Why Tuchel Must Look to Klopp in Attempt to Overhaul PSG
4 min read
There’s something unnatural about the sight of Thomas Tuchel as Paris Saint-Germain manager. Here is a man who had become something of a hipster icon during his time in the Bundesliga. By taking over at the Parc des Princes this summer, though, Tuchel was installed as the head of a club in stark contrast to his identity as a coach and a personality.
The prevailing narrative paints PSG as the bad guys, the evil empire, the club attempting to spend their way to the top of the European game. Tuchel, on the other hand, is a manager who has always favoured organic growth. He was handed big-money signings at Borussia Dortmund, but even then Tuchel’s improvement of the German side felt grounded in coaching rather than the use of the chequebook.
That doesn’t really square with PSG’s approach as a football club. Pumped full of Qatari oil money, they have spent around £650 million on players over the past four years. £200 million of that was splurged on luring Neymar from Barcelona last summer, making the Brazilian the most expensive signing in the history of the sport.
And yet PSG have yet to scale the Champions League. That has long been their target as a club, but they have failed to make it past the quarter finals of the competition, suffering a series of humiliations in trying to break through European football’s glass ceiling. Despite their considerable resources, the Paris side have found it tough.
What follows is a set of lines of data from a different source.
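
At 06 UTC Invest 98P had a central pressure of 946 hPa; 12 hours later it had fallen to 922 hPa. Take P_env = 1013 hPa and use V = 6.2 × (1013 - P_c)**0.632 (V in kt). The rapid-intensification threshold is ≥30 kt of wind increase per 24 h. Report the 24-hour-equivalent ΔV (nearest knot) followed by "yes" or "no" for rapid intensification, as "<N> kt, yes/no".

V₁: ΔP = 67, V ≈ 6.2 × 67^0.632 ≈ 88.40 kt.
V₂: ΔP = 91, V ≈ 6.2 × 91^0.632 ≈ 107.28 kt.
ΔV over 12 h = 18.88 kt → 24 h equivalent = 18.88 × 24/12 ≈ 37.76 kt.
38 kt ≥ 30 kt ⇒ rapid intensification.

38 kt, yes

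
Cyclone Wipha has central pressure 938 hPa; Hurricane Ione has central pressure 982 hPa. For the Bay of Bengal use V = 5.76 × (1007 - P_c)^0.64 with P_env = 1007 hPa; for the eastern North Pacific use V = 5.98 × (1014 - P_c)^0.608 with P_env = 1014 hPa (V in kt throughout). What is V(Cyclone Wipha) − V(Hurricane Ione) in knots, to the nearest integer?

37 kt

Cyclone Wipha: ΔP = 69; V ≈ 5.76 × 69^0.64 ≈ 86.55 kt.
Hurricane Ione: ΔP = 32; V ≈ 5.98 × 32^0.608 ≈ 49.18 kt.
Difference ≈ 86.55 − 49.18 = 37.37 → 37 kt.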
PSG’s thinking is that a true coach like Tuchel will get the best from one of the strongest squads assembled in Europe. But first the German must give his team a heart, a spirit. That’s something they lacked on Tuesday night at Anfield and for a precedent on this Tuchel should look to his compatriot and counterpart, Jürgen Klopp.
The Liverpool boss has set an example for Tuchel, not just in terms of Champions League results, but in the way he has harnessed a city and a support to build momentum behind the team. That was evident in the Reds’ run to the final of the competition last season, most notably in the 3-0 home win over Manchester City in the quarter finals. Klopp knows how to energise a club.
Tuchel must do the same at the Parc des Princes. PSG might not boast the heritage or history of a club like Liverpool, but Tuchel must still harness what they have. Klopp’s greatest success as Liverpool manager has not been in the results he has achieved or the players he has signed, but in the way he has overhauled the culture around Anfield. A similar sort of overhaul must be led by Tuchel at PSG.